Con la fine dell’estate giunge al termine anche la stagione degli eventi e dei grandi concerti all’aperto, mai come quest’anno sottoposti a restrizioni e controlli al fine di garantire la sicurezza. Ma è davvero la paura legata a possibili atti di terrorismo l’unico nemico della musica dal vivo?
I fatti sono sotto gli occhi di tutti: il recente attentato di Manchester – proprio durante un concerto – e, a casa nostra, soprattutto gli incidenti per falso allarme terroristico durante la proiezione di una partita di calcio in Piazza San Carlo a Torino, hanno riacceso l’attenzione sul problema della sicurezza durante i grandi eventi. Problema prontamente affrontato dal Viminale e dal dipartimento di Pubblica Sicurezza tramite un nuovo - e sulla carta, più efficace - regolamento “salva-musica”. Regolamento che prevede un forte aumento dei controlli, un incremento delle forze dell'ordine e dello staff, la chiusura al traffico di zone specifiche, l'installazione di barriere “New Jersey” e un discutibile aggiornamento della lista di oggetti vietati.

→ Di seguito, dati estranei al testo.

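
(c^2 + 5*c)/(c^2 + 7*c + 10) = c/(c + 2)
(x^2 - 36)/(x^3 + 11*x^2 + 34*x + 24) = (x - 6)/(x^2 + 5*x + 4)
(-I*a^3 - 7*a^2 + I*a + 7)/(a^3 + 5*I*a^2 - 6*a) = (-I*a^3 - 7*a^2 + I*a + 7)/(a*(a^2 + 5*I*a - 6))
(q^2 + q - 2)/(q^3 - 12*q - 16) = (q - 1)/(q^2 - 2*q - 8)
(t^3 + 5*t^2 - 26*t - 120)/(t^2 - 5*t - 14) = (-t^3 - 5*t^2 + 26*t + 120)/(-t^2 + 5*t + 14)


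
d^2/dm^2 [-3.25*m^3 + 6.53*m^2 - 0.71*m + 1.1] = 13.06 - 19.5*m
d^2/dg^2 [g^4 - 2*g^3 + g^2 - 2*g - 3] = 12*g^2 - 12*g + 2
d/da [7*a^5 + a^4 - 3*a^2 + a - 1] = 35*a^4 + 4*a^3 - 6*a + 1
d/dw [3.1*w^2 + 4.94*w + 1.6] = 6.2*w + 4.94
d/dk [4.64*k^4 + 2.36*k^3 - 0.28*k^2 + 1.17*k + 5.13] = 18.56*k^3 + 7.08*k^2 - 0.56*k + 1.17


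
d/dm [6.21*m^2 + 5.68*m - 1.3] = 12.42*m + 5.68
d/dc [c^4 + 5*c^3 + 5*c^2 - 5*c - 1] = 4*c^3 + 15*c^2 + 10*c - 5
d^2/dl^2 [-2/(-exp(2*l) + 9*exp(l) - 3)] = 2*((9 - 4*exp(l))*(exp(2*l) - 9*exp(l) + 3) + 2*(2*exp(l) - 9)^2*exp(l))*exp(l)/(exp(2*l) - 9*exp(l) + 3)^3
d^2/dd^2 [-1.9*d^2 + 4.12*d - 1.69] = -3.80000000000000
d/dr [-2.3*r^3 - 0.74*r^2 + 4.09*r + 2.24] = -6.9*r^2 - 1.48*r + 4.09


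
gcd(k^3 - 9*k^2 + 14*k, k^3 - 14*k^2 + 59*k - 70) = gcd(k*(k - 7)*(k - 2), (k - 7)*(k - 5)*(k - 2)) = k^2 - 9*k + 14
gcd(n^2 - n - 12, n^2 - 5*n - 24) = n + 3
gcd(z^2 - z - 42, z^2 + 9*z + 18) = z + 6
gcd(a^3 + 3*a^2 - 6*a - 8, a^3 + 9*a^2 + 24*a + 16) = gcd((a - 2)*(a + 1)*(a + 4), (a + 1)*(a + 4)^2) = a^2 + 5*a + 4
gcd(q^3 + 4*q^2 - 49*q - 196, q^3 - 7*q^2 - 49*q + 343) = q^2 - 49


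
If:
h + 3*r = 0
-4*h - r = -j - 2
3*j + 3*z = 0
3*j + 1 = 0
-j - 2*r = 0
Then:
No Solution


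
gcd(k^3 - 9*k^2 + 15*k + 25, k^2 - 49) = 1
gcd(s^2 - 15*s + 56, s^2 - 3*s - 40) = s - 8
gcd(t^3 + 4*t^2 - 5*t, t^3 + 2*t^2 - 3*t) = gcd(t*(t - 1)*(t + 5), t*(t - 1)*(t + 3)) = t^2 - t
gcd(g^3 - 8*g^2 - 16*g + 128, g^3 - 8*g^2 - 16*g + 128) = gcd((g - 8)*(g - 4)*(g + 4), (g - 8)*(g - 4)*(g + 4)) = g^3 - 8*g^2 - 16*g + 128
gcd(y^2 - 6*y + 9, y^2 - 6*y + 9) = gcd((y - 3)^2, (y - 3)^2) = y^2 - 6*y + 9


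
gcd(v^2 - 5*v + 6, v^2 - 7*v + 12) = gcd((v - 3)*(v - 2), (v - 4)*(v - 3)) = v - 3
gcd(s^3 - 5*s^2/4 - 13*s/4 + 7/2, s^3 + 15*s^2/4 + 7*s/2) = s + 7/4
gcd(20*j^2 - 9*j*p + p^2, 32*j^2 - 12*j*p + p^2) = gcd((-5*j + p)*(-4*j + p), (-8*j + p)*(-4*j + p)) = -4*j + p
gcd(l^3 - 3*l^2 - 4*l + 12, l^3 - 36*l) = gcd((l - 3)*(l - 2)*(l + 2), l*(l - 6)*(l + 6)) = 1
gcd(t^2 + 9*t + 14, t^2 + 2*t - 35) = t + 7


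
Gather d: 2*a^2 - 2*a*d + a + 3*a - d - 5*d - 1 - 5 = 2*a^2 + 4*a + d*(-2*a - 6) - 6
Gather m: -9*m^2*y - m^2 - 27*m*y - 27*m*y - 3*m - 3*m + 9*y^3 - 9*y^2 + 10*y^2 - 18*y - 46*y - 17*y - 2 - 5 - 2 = m^2*(-9*y - 1) + m*(-54*y - 6) + 9*y^3 + y^2 - 81*y - 9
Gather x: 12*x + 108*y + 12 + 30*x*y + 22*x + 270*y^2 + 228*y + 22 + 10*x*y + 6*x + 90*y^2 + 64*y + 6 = x*(40*y + 40) + 360*y^2 + 400*y + 40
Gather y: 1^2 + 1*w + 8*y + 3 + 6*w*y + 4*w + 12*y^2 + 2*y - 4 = 5*w + 12*y^2 + y*(6*w + 10)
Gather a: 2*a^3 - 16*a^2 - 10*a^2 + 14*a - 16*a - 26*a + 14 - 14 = 2*a^3 - 26*a^2 - 28*a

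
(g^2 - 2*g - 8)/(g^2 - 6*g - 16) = (g - 4)/(g - 8)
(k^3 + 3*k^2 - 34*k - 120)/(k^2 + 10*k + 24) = (k^2 - k - 30)/(k + 6)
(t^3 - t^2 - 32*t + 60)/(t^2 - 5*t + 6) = (t^2 + t - 30)/(t - 3)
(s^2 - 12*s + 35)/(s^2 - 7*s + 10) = (s - 7)/(s - 2)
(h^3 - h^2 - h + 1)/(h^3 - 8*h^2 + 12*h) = (h^3 - h^2 - h + 1)/(h*(h^2 - 8*h + 12))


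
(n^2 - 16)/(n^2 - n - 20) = (n - 4)/(n - 5)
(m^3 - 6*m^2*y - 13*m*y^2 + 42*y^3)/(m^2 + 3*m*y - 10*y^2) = (m^2 - 4*m*y - 21*y^2)/(m + 5*y)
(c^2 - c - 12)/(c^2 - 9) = (c - 4)/(c - 3)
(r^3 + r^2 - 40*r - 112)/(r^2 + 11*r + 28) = (r^2 - 3*r - 28)/(r + 7)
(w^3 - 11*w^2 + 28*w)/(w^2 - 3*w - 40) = w*(-w^2 + 11*w - 28)/(-w^2 + 3*w + 40)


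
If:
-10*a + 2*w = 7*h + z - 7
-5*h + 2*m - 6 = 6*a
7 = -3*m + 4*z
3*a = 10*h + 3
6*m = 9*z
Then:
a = -31/5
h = -54/25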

Ma chi ne paga, davvero, le spese?
Mala tempora currunt: tutti d’accordo sulle misure di sicurezza più specifiche, ma nel gran calderone del nuovo regolamento ci finisce un po’ di tutto, dal megaconcerto alla sagra di paese. A pagarne le spese – ovviamente anche in termini economici – sono principalmente le realtà più piccole e l’utente ultimo, ovvero il pubblico. Distinguendo infatti tra safety (responsabilità di Comune, vigili del fuoco, polizia municipale, prefettura e organizzatori) e security (compito esclusivo delle forze dell'ordine), se la manifestazione è a pagamento, la maggiorazione va a pesare sul costo complessivo del biglietto. Nel caso di evento gratuito l’incremento ricade invece sull’organizzatore e/o sul Comune, che in questi tempi di magra difficilmente riuscirà o vorrà sobbarcarsi l’onere connesso. All’orizzonte si profila così un panorama ben poco piacevole: eventi gratuiti ridotti ai minimi termini e biglietti per concerti a pagamento ancor più cari.
Piove sempre sul bagnato
A fronte di promoter che, già in prima fila nell’attacco frontale al secondary ticket, non rinnovano il contratto in esclusiva con Ticketone (Barley Arts di Claudio Trotta), permettendo di riflesso un risparmio anche per gli acquirenti, altri organizzatori non si fanno problemi nel trovare nuovi metodi per poter spillare qualche manciata di euro in più. Non più sufficienti il meet & greet (incontro a pagamento con l’artista), le tariffe vip sempre più inavvicinabili e il pit a pagamento (fino a poco tempo fa era sufficiente correre per aggiudicarsi i posti in transenna al concerto, ora per molti live se vuoi stare sotto al palco i posti li paghi cari e salati), la “scoperta” 2017 è stata il Token.
And the winner is…
Battezzato al festival I-Days di Monza a luglio e ora apparentemente accantonato per manifesta incapacità di gestione, il Token è un “gettone” che permette l’acquisto di bevande e generi di conforto vari all’interno dell’area del concerto. Peccato che la pratica, già in uso all’estero con ben altre e più serie metodologie, qui da noi diventa subito “all’italiana”. Durante il suddetto festival, il costo del singolo Token era di 3 euro, ma con obbligo di acquisto minimo di cinque pezzi, ovvero 15 euro, spendibili esclusivamente la sera stessa del concerto e senza rimborso in caso di credito residuo. Morale della favola: se per quella sera compro solo una bottiglietta d’acqua, spendo comunque 15 euro. L'organizzazione ringrazia.
In definitiva, se uniamo tutti questi puntini (regole più restrittive, costo spesso spropositato dei biglietti, secondary ticket, balzelli “aggiuntivi” e colpi di genio organizzativi, ecc.), siamo davvero sicuri che solo la paura possa essere la “colpevole unica” in grado di affossare la musica dal vivo?